Madeline Sayet is a Mohegan director and writer whose reimagined Shakespeare productions earned her the White House Champion of Change Award. Sayet’s spellbinding and intersectional work often brings both an Indigenous and feminist perspective to a classic text. She’s also a published writer, whose articles on the importance of Indigenous narratives have appeared in The Huffington Post. On drawing inspiration from her heritage, Sayet said in an interview with The Day, “My beliefs came from the ground I was living on. I know my ancestors are still all around me, looking out for me, and their stories carve my path.” 

Ty Defoe by John Edmonds for The Fader Magazine

Ty Defoe is a Two-Spirit, interdisciplinary artist and educator from the Ojibwe and Onieda Nations.

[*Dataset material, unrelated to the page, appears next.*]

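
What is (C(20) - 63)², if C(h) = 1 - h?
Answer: 6724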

Defoe travels the country leading workshops and sharing Hoop Dancing, a “saving grace in terms of passing culture on to the future.” Along with Larissa FastHorse, Defoe is a co-founder of Indigenous Direction, through which they bring an Indigenous point of view to art-making. Defoe, who is also a librettist, won a Grammy Award in 2008 for Come to Me Great Mystery, an album of Native American healing songs. Cultural Society Magazine praises Defoe, whose work seeks “to manifest as well as facilitate individual expression of uniqueness.” Currently, Defoe appears on Broadway in Young Jean Lee’s Straight White Men, appearing alongside Kate Bornstein, Armie Hammer, and others.